NEW YORK ( TheStreet) -- Morgan Stanley (MS) was the winner on Tuesday among the largest U.S. banks, with shares rising 1.4% to close at $30.80.
The broad indices were all ended with declines, and the KBW Bank Index (I:BKX) was down slightly 0.3% to 67.41, after federal regulators finally released the text of new regulations to implement the Vocker Rule's ban on proprietary trading by the largest U.S. banks.
The Volcker Rule -- named after former Federal Reserve chairman Paul Volcker -- is part of the landmark Dodd-Frank bank reform legislation signed into law by President Obama in July 2010. The rule is meant to keep systemically important financial institutions (SIFI) in the U.S from "gambling" with insured deposits.
The Federal Reserve, U.S. Treasury, Federal Deposit Insurance Corp., Office of the Comptroller of the Currency and the Securities and Exchange Commission took more than two years to finalize their regulations to enforce Volcker, after the regulations were introduced in October 2011. Significant points of contention included the definitions of "proprietary" and the exceptions to the rules, to allow banks to hold sufficient inventories of securities to act as market makers for their customers and to engage in hedge trades to protect from losses on those securities.
Prior to the leak of the final text of the regulations late Monday, analysts had speculated that the largest U.S. banks, including JPMorgan Chase (JPM), Bank of America (BAC), Citigroup (C), Goldman Sachs (GS) and Morgan Stanley, all of which have significant investment banking and brokerage businesses, might find the Volcker compliance burden to be so steep they might consider breaking themselves up. If the banks were to spin-off their investment banking and brokerage units, those units would escape Volcker, since they would no longer be gathering FDIC-insured deposits.

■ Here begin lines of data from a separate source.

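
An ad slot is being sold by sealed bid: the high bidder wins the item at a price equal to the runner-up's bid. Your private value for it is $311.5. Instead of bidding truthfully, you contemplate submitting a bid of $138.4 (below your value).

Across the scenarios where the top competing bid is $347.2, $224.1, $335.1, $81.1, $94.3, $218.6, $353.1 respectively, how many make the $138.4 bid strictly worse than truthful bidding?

2

The deviation hurts exactly when the highest competing bid lies strictly between $138.4 and $311.5 — underbidding then forfeits a profitable win.
$347.2: above both → same outcome either way.
$224.1: inside the interval → strictly worse (loss $87.4).
$335.1: above both → same outcome either way.
$81.1: below both → same outcome either way.
$94.3: below both → same outcome either way.
$218.6: inside the interval → strictly worse (loss $92.9).
$353.1: above both → same outcome either way.
Count: 2.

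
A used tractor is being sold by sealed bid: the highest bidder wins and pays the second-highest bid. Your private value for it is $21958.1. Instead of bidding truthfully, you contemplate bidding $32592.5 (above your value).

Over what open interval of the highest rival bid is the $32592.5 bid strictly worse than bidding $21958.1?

($21958.1, $32592.5)

If the competing bid is below $21958.1, both bids win at the same price — no difference.
If it is above $32592.5, both bids lose — no difference.
If it lies strictly between $21958.1 and $32592.5, bidding your value loses (payoff 0) while bidding $32592.5 wins at a price above your value (payoff negative).
So the deviation strictly hurts on the open interval ($21958.1, $32592.5).
Truthful bidding weakly dominates here: raising your bid can only win items priced above your value, and lowering it can only forfeit items priced below.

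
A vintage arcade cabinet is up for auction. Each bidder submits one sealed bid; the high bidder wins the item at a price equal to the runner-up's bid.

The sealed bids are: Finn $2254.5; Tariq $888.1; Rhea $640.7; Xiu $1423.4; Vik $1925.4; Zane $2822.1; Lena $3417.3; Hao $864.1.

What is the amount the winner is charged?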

Considering that the stocks of the "big six" U.S. banks also trade at significant valuation discounts to regional banks, these potential big bank breakups could benefit investors by unlocking value, as well as placating Washington.
KBW analyst Frederick Cannon in a client note on Monday wrote that the Volcker Rule could lead to significant gains in market share for non-bank financial firms.
The final regulations to implement Volcker will require bank CEOs to sign-off on compliance with the rules.
The final set of rules "more clearly defines the types of trading activities that are exempt from the ban on proprietary trading," according to FDIC chairman Martin Gruenberg. "Perhaps the most challenging and complex of these exemptions has been the exemption for market making activities. Under the final rule, the market making exemption has been updated to reduce operational complexity and uncertainty for banking entities and, at the same time, to increase management accountability for ensuring that the requirements of the exemption are met at all times," Gruenberg added in a statement.
Under the final rules, banks will still be allowed to enter hedge trades to protect themselves from losses on securities held in inventory, however, the banks will no longer be allowed to enter "market hedge" trades, similar to the series of trades that led to the "London Whale" losses of over $6.2 billion that JPMorgan Chase suffered during 2012.